Claims Management & Adjusting Ltd. Managing Director, Philip Swift, a former police detective, said, “Vehicle theft costs to UK insurers increased again last year, up by £100m to £1.54bn. With the number of thefts and vehicle values static, this rise is due to a further 5% decline in stolen car recovery rates.
“The sad fact is, if your car is stolen, you are unlikely to ever see it again. A Freedom of Information Act request to Kent police recently revealed an astonishingly low 6% recovery rate.
“According to our analysis, the nationwide picture is better, with around 23% of stolen vehicles currently recovered. However, it is a continuation of the steady downward trend we have seen since 2006, when over three quarters of stolen cars were successfully recovered.”
He added, “Unfortunately, vehicle theft and its victims are simply not a priority for many UK police services. Essex recently put as much in writing to us, highlighting their ‘unprecedented workload’. The picture is worse in pound note terms than the ‘joyriding’ epidemic of the 1990s, when there were half a million thefts a year. Today, less cars are taken but organised criminal gangs target high value models like Range Rovers, often for parts or export.”
A lack of data clouds understanding, with forces such as West Midlands not even recording the theft method.
“We were recently asked to believe that professional thieves used sophisticated security bypass equipment to steal an old Ford. Does that sound likely or just a convenient, often accepted, explanation designed to expedite an insurance payout?
“Years ago, the excellent Operation Igneous demonstrated how a more thoughtful approach could expose fraudulent claims and reduce vehicle crime by 30%. A plan to roll it out UK-wide was shelved on grounds of cost – a false economy if ever there was one. We at CMA adopted much of the Igneous methodology and it continues to deliver exceptional results.”
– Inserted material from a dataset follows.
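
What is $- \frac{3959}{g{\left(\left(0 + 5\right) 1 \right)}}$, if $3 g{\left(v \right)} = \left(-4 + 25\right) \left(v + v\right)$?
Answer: $- \frac{3959}{70} \approx -56.557$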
He concluded, “The future of vehicle crime investigation lies in quickly utilising data from modern connected cars, but this will require far closer co-operation between insurers, the police, vehicle manufacturers and associated parties.”
Primarily intended to inform the UK motor insurance market about the impact of vehicle crime, CMA’s annual vehicle theft cost analysis is conducted by vehicle claims experts using data from its in-house claims handling system (CHandler), public information accessed via FOIA requests (incl. to the DVLA and Home Office), and third party statistics.